Taking the modulus, we find that $|1-\varepsilon ^k| = 2\sin{\frac{k\pi}{n}}$ for k = 1, ..., n-1. Relating this to the equation at (***), we find a product that does give us n/(2^(n-1)), but it's not quite the product of the imaginary parts of the roots of unity.
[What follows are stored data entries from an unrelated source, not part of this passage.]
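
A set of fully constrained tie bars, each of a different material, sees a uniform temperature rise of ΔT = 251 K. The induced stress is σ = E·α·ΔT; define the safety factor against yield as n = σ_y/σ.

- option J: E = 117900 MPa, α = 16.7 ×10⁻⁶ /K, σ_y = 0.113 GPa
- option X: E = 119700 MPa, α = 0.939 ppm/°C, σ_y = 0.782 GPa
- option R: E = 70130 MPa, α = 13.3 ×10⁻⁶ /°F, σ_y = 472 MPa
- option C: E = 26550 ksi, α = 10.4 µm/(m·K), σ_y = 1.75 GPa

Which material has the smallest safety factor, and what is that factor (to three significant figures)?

Per material, after unit conversion:
  option J: E = 117.9, α = 16.7, σ_y = 113.0 → σ = 494 MPa, n = 0.229
  option X: E = 119.7, α = 0.939, σ_y = 782.0 → σ = 28.2 MPa, n = 27.7
  option R: E = 70.13, α = 23.9, σ_y = 472.0 → σ = 421 MPa, n = 1.12
  option C: E = 183.1, α = 10.4, σ_y = 1750 → σ = 478 MPa, n = 3.66
The minimum is option J at n = 0.229.

option J, n = 0.229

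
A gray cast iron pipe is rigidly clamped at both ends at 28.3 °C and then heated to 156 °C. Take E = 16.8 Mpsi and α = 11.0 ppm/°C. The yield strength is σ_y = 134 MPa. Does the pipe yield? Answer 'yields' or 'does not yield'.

yields

E = 16.8 Mpsi = 115.8 GPa.
ΔT = 127.7 K. Constrained thermal stress σ = E·α·ΔT = 115.8×10³ MPa × 11.0×10⁻⁶ × 127.7 = 163 MPa (compressive).
Compare to σ_y = 134 MPa: σ ≥ σ_y, so it yields.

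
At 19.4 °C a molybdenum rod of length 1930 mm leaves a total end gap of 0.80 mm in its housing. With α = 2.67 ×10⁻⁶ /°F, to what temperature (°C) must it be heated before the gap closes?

106 °C

α = 2.67×10⁻⁶/°F × 9/5 = 4.81×10⁻⁶/K.
α·L₀·ΔT = 0.8 mm ⇒ ΔT = 0.8 / (4.81×10⁻⁶ × 1930.0) = 86.25 K.
T = 19.4 + 86.25 = 105.6 °C.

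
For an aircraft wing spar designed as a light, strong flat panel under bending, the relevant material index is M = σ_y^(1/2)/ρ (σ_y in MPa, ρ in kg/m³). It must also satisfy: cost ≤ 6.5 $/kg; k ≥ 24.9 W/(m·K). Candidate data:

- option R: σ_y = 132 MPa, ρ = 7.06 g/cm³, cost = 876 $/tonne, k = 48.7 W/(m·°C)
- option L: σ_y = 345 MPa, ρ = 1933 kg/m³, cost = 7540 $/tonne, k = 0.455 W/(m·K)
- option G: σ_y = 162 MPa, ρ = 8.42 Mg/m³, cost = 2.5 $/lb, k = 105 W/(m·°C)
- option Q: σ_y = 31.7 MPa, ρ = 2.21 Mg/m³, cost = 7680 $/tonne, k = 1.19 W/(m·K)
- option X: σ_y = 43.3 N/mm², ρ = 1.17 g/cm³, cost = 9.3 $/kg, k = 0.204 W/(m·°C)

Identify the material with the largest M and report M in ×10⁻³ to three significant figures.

option R, M = 1.63×10⁻³

Screen on constraints: cost ≤ 6.5 $/kg; k ≥ 24.9 W/(m·K). Survivors: option R, option G.
Normalizing units and computing the index:
  option R: σ_y = 132.0 MPa, ρ = 7060 kg/m³
  option G: σ_y = 162.0 MPa, ρ = 8420 kg/m³
  option R: M = 1.63×10⁻³
  option G: M = 1.51×10⁻³
The maximum is for option R.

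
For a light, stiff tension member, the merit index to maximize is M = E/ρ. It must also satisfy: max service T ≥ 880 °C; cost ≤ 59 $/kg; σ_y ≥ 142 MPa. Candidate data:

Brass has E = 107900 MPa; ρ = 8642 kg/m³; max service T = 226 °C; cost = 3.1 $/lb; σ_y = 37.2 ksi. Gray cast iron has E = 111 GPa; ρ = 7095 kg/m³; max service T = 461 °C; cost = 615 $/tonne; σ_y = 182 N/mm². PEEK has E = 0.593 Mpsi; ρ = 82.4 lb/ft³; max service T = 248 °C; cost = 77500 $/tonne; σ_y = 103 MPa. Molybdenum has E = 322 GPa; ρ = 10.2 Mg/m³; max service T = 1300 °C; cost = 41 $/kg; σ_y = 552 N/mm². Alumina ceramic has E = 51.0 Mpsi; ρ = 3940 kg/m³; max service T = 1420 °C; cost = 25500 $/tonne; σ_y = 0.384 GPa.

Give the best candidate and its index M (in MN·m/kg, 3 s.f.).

Screen on constraints: max service T ≥ 880 °C; cost ≤ 59 $/kg; σ_y ≥ 142 MPa. Survivors: molybdenum, alumina ceramic.
After converting to SI:
  molybdenum: E = 322.0 GPa, ρ = 10200 kg/m³
  alumina ceramic: E = 351.6 GPa, ρ = 3940 kg/m³
  alumina ceramic: M = 89.2 MN·m/kg
  molybdenum: M = 31.6 MN·m/kg
The maximum is for alumina ceramic.

alumina ceramic, M = 89.2 MN·m/kg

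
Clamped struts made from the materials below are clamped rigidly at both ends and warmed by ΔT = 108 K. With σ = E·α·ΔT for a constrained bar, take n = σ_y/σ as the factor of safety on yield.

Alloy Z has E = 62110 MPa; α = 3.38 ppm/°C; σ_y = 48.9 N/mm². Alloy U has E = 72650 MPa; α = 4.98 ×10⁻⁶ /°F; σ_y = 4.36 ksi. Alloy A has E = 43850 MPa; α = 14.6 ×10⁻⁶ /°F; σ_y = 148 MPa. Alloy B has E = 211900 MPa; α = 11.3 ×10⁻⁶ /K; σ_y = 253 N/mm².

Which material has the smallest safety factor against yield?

alloy U

Per material, after unit conversion:
  alloy Z: E = 62.11, α = 3.38, σ_y = 48.90 → σ = 22.7 MPa, n = 2.16
  alloy U: E = 72.65, α = 8.96, σ_y = 30.06 → σ = 70.3 MPa, n = 0.427
  alloy A: E = 43.85, α = 26.3, σ_y = 148.0 → σ = 124 MPa, n = 1.19
  alloy B: E = 211.9, α = 11.3, σ_y = 253.0 → σ = 259 MPa, n = 0.978
Smallest n: alloy U with n = 0.427.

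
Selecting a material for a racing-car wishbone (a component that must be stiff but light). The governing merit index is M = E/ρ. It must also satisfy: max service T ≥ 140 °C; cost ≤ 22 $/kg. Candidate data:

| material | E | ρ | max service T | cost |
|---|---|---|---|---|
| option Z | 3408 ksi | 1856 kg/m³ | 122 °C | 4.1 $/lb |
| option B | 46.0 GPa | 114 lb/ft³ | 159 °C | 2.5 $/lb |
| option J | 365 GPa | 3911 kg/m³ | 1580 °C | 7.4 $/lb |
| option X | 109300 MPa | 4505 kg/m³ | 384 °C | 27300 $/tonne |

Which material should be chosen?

option J

Screen on constraints: max service T ≥ 140 °C; cost ≤ 22 $/kg. Survivors: option B, option J.
In SI units:
  option B: E = 46.00 GPa, ρ = 1826 kg/m³
  option J: E = 365.0 GPa, ρ = 3911 kg/m³
  option J: M = 93.3 MN·m/kg
  option B: M = 25.2 MN·m/kg
Option J ranks first.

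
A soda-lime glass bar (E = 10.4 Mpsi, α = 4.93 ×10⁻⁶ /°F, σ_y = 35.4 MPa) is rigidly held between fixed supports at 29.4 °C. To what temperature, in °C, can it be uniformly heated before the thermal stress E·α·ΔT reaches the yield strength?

85.0 °C

E = 10.4 Mpsi = 71.71 GPa.
α = 4.93×10⁻⁶/°F × 9/5 = 8.87×10⁻⁶/K.
E·α·ΔT = 35.40 MPa ⇒ ΔT = 35.40 / (71.71×10³ × 8.87×10⁻⁶) = 55.63 K.
T = 29.4 + 55.63 = 85.03 °C.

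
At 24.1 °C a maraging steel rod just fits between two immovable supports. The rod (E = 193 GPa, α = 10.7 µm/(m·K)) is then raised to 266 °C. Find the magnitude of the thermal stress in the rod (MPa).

500 MPa

ΔT = 241.9 K. Constrained thermal stress σ = E·α·ΔT = 193.0×10³ MPa × 10.7×10⁻⁶ × 241.9 = 500 MPa (compressive).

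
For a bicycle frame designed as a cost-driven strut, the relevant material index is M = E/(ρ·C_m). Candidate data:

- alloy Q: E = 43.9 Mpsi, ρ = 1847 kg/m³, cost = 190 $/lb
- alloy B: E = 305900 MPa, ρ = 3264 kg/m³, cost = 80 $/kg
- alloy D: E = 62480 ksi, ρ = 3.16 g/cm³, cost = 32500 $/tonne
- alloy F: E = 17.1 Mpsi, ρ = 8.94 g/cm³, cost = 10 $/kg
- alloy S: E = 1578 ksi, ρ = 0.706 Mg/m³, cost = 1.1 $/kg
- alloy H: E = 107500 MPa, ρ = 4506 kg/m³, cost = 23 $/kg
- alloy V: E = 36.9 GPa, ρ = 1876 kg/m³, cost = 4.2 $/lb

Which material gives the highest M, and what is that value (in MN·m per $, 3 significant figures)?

alloy S, M = 14.0 MN·m per $

In SI units:
  alloy Q: E = 302.7 GPa, ρ = 1847 kg/m³, cost = 418.9 $/kg
  alloy B: E = 305.9 GPa, ρ = 3264 kg/m³, cost = 80.00 $/kg
  alloy D: E = 430.8 GPa, ρ = 3160 kg/m³, cost = 32.50 $/kg
  alloy F: E = 117.9 GPa, ρ = 8940 kg/m³, cost = 10.00 $/kg
  alloy S: E = 10.88 GPa, ρ = 706.0 kg/m³, cost = 1.100 $/kg
  alloy H: E = 107.5 GPa, ρ = 4506 kg/m³, cost = 23.00 $/kg
  alloy V: E = 36.90 GPa, ρ = 1876 kg/m³, cost = 9.259 $/kg
  alloy S: M = 14.0 MN·m per $
  alloy D: M = 4.19 MN·m per $
  alloy V: M = 2.12 MN·m per $
  alloy F: M = 1.32 MN·m per $
  alloy B: M = 1.17 MN·m per $
  alloy H: M = 1.04 MN·m per $
  alloy Q: M = 0.391 MN·m per $
Alloy S ranks first.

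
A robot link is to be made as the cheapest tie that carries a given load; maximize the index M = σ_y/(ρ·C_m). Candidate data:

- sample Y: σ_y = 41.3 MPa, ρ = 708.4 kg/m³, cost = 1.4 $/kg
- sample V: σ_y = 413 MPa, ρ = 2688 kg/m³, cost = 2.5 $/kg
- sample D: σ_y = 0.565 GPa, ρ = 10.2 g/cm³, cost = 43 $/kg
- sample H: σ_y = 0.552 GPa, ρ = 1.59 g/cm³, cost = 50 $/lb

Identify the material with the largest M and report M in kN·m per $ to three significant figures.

After converting to SI:
  sample Y: σ_y = 41.30 MPa, ρ = 708.4 kg/m³, cost = 1.400 $/kg
  sample V: σ_y = 413.0 MPa, ρ = 2688 kg/m³, cost = 2.500 $/kg
  sample D: σ_y = 565.0 MPa, ρ = 10200 kg/m³, cost = 43.00 $/kg
  sample H: σ_y = 552.0 MPa, ρ = 1590 kg/m³, cost = 110.2 $/kg
  sample V: M = 61.5 kN·m per $
  sample Y: M = 41.6 kN·m per $
  sample H: M = 3.15 kN·m per $
  sample D: M = 1.29 kN·m per $
The maximum is for sample V.

sample V, M = 61.5 kN·m per $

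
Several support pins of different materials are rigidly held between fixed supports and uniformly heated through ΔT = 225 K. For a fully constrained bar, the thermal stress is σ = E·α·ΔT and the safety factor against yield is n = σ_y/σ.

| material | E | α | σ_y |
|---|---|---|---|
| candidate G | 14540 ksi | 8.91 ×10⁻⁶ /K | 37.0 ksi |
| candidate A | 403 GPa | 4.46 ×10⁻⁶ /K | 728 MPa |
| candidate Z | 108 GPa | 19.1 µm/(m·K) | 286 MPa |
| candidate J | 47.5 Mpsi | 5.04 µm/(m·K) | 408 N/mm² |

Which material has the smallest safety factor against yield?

candidate Z

Per material, after unit conversion:
  candidate G: E = 100.2, α = 8.91, σ_y = 255.1 → σ = 201 MPa, n = 1.27
  candidate A: E = 403.0, α = 4.46, σ_y = 728.0 → σ = 404 MPa, n = 1.80
  candidate Z: E = 108.0, α = 19.1, σ_y = 286.0 → σ = 464 MPa, n = 0.616
  candidate J: E = 327.5, α = 5.04, σ_y = 408.0 → σ = 371 MPa, n = 1.10
Smallest n: candidate Z with n = 0.616.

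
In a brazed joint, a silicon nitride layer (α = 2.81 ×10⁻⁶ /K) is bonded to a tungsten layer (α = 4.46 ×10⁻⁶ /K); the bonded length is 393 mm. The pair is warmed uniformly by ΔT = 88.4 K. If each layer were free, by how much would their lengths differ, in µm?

Δα = |2.81 − 4.46|×10⁻⁶/K = 1.65×10⁻⁶/K.
ΔL_mismatch = Δα·L·ΔT = 1.65×10⁻⁶ × 393.0 mm × 88.4 K = 57.3 µm.

57.3 µm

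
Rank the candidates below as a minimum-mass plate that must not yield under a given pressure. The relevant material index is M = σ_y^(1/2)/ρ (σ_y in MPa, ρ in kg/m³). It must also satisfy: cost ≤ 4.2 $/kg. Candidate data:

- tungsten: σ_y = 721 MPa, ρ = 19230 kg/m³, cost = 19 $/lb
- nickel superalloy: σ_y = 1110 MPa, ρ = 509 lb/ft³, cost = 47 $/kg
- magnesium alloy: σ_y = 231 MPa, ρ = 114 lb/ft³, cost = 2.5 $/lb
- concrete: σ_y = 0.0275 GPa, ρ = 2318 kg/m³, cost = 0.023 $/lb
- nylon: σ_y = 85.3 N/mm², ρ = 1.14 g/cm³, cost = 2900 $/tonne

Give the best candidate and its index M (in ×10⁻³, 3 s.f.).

Screen on constraints: cost ≤ 4.2 $/kg. Survivors: concrete, nylon.
After converting to SI:
  concrete: σ_y = 27.50 MPa, ρ = 2318 kg/m³
  nylon: σ_y = 85.30 MPa, ρ = 1140 kg/m³
  nylon: M = 8.10×10⁻³
  concrete: M = 2.26×10⁻³
Nylon ranks first.

nylon, M = 8.10×10⁻³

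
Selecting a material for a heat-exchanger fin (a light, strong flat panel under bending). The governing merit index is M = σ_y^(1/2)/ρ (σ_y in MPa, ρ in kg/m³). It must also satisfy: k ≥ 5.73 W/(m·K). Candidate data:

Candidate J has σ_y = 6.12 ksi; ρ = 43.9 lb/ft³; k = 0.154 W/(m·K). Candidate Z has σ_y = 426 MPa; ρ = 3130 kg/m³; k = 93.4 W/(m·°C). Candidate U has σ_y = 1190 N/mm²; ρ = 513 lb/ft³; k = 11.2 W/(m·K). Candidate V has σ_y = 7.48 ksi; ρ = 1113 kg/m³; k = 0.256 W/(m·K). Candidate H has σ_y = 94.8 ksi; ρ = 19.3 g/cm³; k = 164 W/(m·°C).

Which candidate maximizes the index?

candidate Z

Screen on constraints: k ≥ 5.73 W/(m·K). Survivors: candidate Z, candidate U, candidate H.
In SI units:
  candidate Z: σ_y = 426.0 MPa, ρ = 3130 kg/m³
  candidate U: σ_y = 1190 MPa, ρ = 8217 kg/m³
  candidate H: σ_y = 653.6 MPa, ρ = 19300 kg/m³
  candidate Z: M = 6.59×10⁻³
  candidate U: M = 4.20×10⁻³
  candidate H: M = 1.32×10⁻³
The maximum is for candidate Z.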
Let $1, z_1, \dots z_{n-1}$ be the roots of unity.

We want to find :
$$\prod_{i=1}^{n-1} \frac{1}{2i} (z_i - \frac{1}{z_i}),$$
or
$$\left(\frac{1}{2i}\right)^{n-1} \times (-1)^{n-1} \prod_{i=1}^{n-1} \frac{(1 -z_i)(1+z_i)}{z_i} .$$

Now, if $P(z)=z^{n} -1$, then, for $z \neq 1$
$$\frac{P(z)}{z-1} = \prod_{i=1}^{n-1} (z-z_i) = 1+z+z^{2} + \dots z^{n-1}.$$
Hence,
$$\prod_{i=1}^{n-1} (1-z_i) = \lim_{z\to 1} P(z)/(z-1) = n.$$
Similarly,
$$\frac{P(-1)}{-2} = \prod_{i=1}^{n-1} (-1-z_i) = (-1)^{n-1} \prod_{i=1}^{n-1} (1+z_i).$$.

Hence,
$$\prod_{i=1}^{n-1} (1+z_i) = \frac{(-1)^{n-1}+1}{2}.$$.

And,
$$\prod_{i=1}^{n-1} z_i = (-1)^{n-1}.$$.

So I get the answer as:

$$\left(\frac{1}{2i}\right)^{n-1} \times n \times \frac{(-1)^{n-1}+1}{2}.$$.